La distribution est semblable à celle de Nancy, à une différence près : le Chœur de chambre de Namur s’est substitué à celui de l’Opéra de Lorraine, moins familier de ce répertoire. L’excellence est au rendez-vous. Dès sa première intervention (fin du prologue), nous avons la promesse d’une grande production. L’articulation est si soignée que le texte demeure toujours intelligible, y compris dans les passages les plus rapides (« poursuivons jusqu‘au trépas »), malgré un placement au fond du chœur. Ductile, souple, sonore, avec de belles couleurs, c’est l’idéal pour ce répertoire.

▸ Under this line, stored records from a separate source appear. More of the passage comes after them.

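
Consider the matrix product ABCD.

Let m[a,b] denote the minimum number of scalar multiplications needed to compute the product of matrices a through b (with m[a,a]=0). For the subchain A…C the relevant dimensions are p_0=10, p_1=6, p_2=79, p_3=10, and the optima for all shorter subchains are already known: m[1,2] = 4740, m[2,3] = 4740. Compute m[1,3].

m[1,3] = min over k∈[1,2] of m[1,k]+m[k+1,3]+p_{0}·p_k·p_{3}.
k=1: 0 + 4740 + 10·6·10 = 5340; k=2: 4740 + 0 + 10·79·10 = 12640.
Minimum: 5340 at k=1.

5340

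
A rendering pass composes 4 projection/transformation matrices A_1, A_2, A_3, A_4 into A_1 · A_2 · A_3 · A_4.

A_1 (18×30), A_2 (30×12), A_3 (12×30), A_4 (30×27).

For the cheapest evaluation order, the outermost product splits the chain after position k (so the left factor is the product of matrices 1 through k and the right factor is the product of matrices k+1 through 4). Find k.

Adjacent pairs: A_1A_2 = 18·30·12 = 6480; A_2A_3 = 30·12·30 = 10800; A_3A_4 = 12·30·27 = 9720.
Length 3: A_1..A_3: k=1: 0+10800+18·30·30=27000; k=2: 6480+0+18·12·30=12960 → min 12960 | A_2..A_4: k=2: 0+9720+30·12·27=19440; k=3: 10800+0+30·30·27=35100 → min 19440.
Top-level splits: k=1: (A_1..A_1)·(A_2..A_4) → 0+19440+18·30·27 = 34020; k=2: (A_1..A_2)·(A_3..A_4) → 6480+9720+18·12·27 = 22032; k=3: (A_1..A_3)·(A_4..A_4) → 12960+0+18·30·27 = 27540.
Best split is after A_2, i.e. k = 2.

2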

La distribution est dominée par Marie-Adeline Henry, immense tragédienne, aux graves profonds, à l’expression intense. Elle impose une Armide d’exception : La puissance et l’agilité, l’aisance naturelle avec laquelle ce rôle extraordinairement exigeant est incarné forcent l’admiration et l’émotion. D’emblée, le côté surnaturel, fantastique, violent est assumé avec maestria, tout comme sa fraîcheur émouvante et la sincérité de son jeu. Furie ou amoureuse, le rôle aurait pu être écrit pour elle. Armide a-t-elle jamais été plus vraie, plus belle, plus émouvante ? Chacune de ses interventions est un régal, Esprit de haine et de rage (avec Hidraot, acte II sc 2), un sommet parmi d’autres. Marie-Claude Chappuis, voix sonore, bien projetée, sait se montrer aussi claironnante que confidente, même si certains aigus sont parfois colorés de façon ingrate. Judith van Wanroij sert remarquablement son texte et son chant, clair, expressif, avec des consonnes que l’on souhaiterait entendre plus souvent. Hasnaa Bennani, la nymphe des eaux au timbre chaleureux, accompagne heureusement le sommeil de Renaud.

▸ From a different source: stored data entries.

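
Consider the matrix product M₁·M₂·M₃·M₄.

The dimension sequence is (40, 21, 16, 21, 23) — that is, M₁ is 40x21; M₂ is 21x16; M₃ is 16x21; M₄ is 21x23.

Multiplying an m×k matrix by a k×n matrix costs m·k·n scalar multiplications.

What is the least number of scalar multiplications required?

Adjacent pairs: M₁M₂ = 40·21·16 = 13440; M₂M₃ = 21·16·21 = 7056; M₃M₄ = 16·21·23 = 7728.
Length 3: M₁..M₃: k=1: 0+7056+40·21·21=24696; k=2: 13440+0+40·16·21=26880 → min 24696 | M₂..M₄: k=2: 0+7728+21·16·23=15456; k=3: 7056+0+21·21·23=17199 → min 15456.
Length 4: M₁..M₄: k=1: 0+15456+40·21·23=34776; k=2: 13440+7728+40·16·23=35888; k=3: 24696+0+40·21·23=44016 → min 34776.
Optimal order: (M₁·(M₂·(M₃·M₄))) with cost 34776.

34776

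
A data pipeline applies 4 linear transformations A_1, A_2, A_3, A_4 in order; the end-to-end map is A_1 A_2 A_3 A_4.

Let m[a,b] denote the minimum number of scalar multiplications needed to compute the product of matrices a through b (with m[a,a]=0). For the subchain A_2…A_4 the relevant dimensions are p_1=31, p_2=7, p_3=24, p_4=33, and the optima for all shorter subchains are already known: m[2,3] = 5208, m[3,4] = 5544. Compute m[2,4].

12705

m[2,4] = min over k∈[2,3] of m[2,k]+m[k+1,4]+p_{1}·p_k·p_{4}.
k=2: 0 + 5544 + 31·7·33 = 12705; k=3: 5208 + 0 + 31·24·33 = 29760.
Minimum: 12705 at k=2.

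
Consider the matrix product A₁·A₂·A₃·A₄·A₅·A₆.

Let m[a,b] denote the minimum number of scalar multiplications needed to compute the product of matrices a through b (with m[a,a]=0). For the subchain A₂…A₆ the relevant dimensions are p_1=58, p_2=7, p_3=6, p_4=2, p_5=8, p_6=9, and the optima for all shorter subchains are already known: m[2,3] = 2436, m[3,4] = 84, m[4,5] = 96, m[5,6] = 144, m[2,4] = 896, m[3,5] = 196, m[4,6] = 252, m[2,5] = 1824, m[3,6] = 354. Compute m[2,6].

m[2,6] = min over k∈[2,5] of m[2,k]+m[k+1,6]+p_{1}·p_k·p_{6}.
k=2: 0 + 354 + 58·7·9 = 4008; k=3: 2436 + 252 + 58·6·9 = 5820; k=4: 896 + 144 + 58·2·9 = 2084; k=5: 1824 + 0 + 58·8·9 = 6000.
Minimum: 2084 at k=4.

2084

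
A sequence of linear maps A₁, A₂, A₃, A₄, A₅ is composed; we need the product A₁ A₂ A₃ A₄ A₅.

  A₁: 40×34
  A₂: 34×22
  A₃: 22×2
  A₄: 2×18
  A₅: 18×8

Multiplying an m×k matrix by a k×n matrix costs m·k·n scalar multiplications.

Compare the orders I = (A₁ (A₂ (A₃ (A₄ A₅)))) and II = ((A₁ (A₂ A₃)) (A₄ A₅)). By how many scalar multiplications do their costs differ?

12360

Order I = (A₁ (A₂ (A₃ (A₄ A₅)))): (A₄ A₅): 2×18 by 18×8 → 2×8, cost 2·18·8 = 288; (A₃ (A₄ A₅)): 22×2 by 2×8 → 22×8, cost 22·2·8 = 352; cumulative 640; (A₂ (A₃ (A₄ A₅))): 34×22 by 22×8 → 34×8, cost 34·22·8 = 5984; cumulative 6624; (A₁ (A₂ (A₃ (A₄ A₅)))): 40×34 by 34×8 → 40×8, cost 40·34·8 = 10880; cumulative 17504. Total 17504.
Order II = ((A₁ (A₂ A₃)) (A₄ A₅)): (A₂ A₃): 34×22 by 22×2 → 34×2, cost 34·22·2 = 1496; (A₁ (A₂ A₃)): 40×34 by 34×2 → 40×2, cost 40·34·2 = 2720; cumulative 4216; (A₄ A₅): 2×18 by 18×8 → 2×8, cost 2·18·8 = 288; ((A₁ (A₂ A₃)) (A₄ A₅)): 40×2 by 2×8 → 40×8, cost 40·2·8 = 640; cumulative 5144. Total 5144.
Difference: |17504 − 5144| = 12360.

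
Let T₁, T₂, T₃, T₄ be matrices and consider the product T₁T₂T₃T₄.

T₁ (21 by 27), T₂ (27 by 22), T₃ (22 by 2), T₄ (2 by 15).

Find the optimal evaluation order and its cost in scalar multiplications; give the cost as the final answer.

2952

Adjacent pairs: T₁T₂ = 21·27·22 = 12474; T₂T₃ = 27·22·2 = 1188; T₃T₄ = 22·2·15 = 660.
Length 3: T₁..T₃: k=1: 0+1188+21·27·2=2322; k=2: 12474+0+21·22·2=13398 → min 2322 | T₂..T₄: k=2: 0+660+27·22·15=9570; k=3: 1188+0+27·2·15=1998 → min 1998.
Length 4: T₁..T₄: k=1: 0+1998+21·27·15=10503; k=2: 12474+660+21·22·15=20064; k=3: 2322+0+21·2·15=2952 → min 2952.
Optimal parenthesization: ((T₁(T₂T₃))T₄) with cost 2952.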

Hidraot, le père d’Armide, est confié à Andrew Schroeder, qui illustre avec distinction la grandeur du personnage et son amour filial. Sombre comme il convient, puissant toujours, Marc Mauillon est l’incarnation idéale de la Haine, et d’Aronte. Si Patrick Kabongo semble en petite forme, Julian Prégardien nous offre un splendide Renaud, dont chacune des inverventions est exemplaire. L’Ubalde de Julien Véronèse, simple et puissant, comme le Chevalier danois et l’amant fortuné de Fernando Guimarães complètent heureusement cette distribution très équilibrée et familière de l’ouvrage.

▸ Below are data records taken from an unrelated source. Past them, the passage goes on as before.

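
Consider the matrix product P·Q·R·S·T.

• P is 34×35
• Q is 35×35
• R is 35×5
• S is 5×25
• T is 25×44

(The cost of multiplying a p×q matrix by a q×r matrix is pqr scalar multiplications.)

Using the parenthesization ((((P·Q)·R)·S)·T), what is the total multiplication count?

89250

(P·Q): 34×35 by 35×35 → 34×35, cost 34·35·35 = 41650
((P·Q)·R): 34×35 by 35×5 → 34×5, cost 34·35·5 = 5950; cumulative 47600
(((P·Q)·R)·S): 34×5 by 5×25 → 34×25, cost 34·5·25 = 4250; cumulative 51850
((((P·Q)·R)·S)·T): 34×25 by 25×44 → 34×44, cost 34·25·44 = 37400; cumulative 89250
Total: 89250 scalar multiplications.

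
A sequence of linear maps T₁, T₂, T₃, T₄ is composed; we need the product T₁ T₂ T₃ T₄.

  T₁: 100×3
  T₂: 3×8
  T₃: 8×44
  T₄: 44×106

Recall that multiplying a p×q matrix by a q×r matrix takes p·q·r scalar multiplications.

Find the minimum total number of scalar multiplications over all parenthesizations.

46848

Adjacent pairs: T₁T₂ = 100·3·8 = 2400; T₂T₃ = 3·8·44 = 1056; T₃T₄ = 8·44·106 = 37312.
Length 3: T₁..T₃: k=1: 0+1056+100·3·44=14256; k=2: 2400+0+100·8·44=37600 → min 14256 | T₂..T₄: k=2: 0+37312+3·8·106=39856; k=3: 1056+0+3·44·106=15048 → min 15048.
Length 4: T₁..T₄: k=1: 0+15048+100·3·106=46848; k=2: 2400+37312+100·8·106=124512; k=3: 14256+0+100·44·106=480656 → min 46848.
Optimal order: (T₁ ((T₂ T₃) T₄)) with cost 46848.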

Fidèle à Beaune depuis plus de 20 ans, Christophe Rousset impose, dès l’ouverture, naturelle, allante, bien articulée, le rebond permanent qui donne vie à cette musique. La fluidité des enchaînements confère au discours une unité rare. Naturellement plus discrète, Monica Pustilnik au théorbe et à la guitar gouverne efficacement un continuo splendide. Les Talens lyriques nous ravissent, à leur ordinaire écrirait-on spontanément, tant on ne les connaît que fréquentant l’excellence, La passacaille, puissante, mais sans jamais la moindre lourdeur, a-elle été plus belle que dans son écrin naturel de ce soir ? La fin, tragique, concise, est une apothéose admirable.
Pas loin de trois bonnes (excellentes !) heures… même sans réalisation scénique, il faut consulter sa montre pour prendre conscience que le temps s’est écoulé, riche à profusion. Armide nous bouleverse, plus que jamais.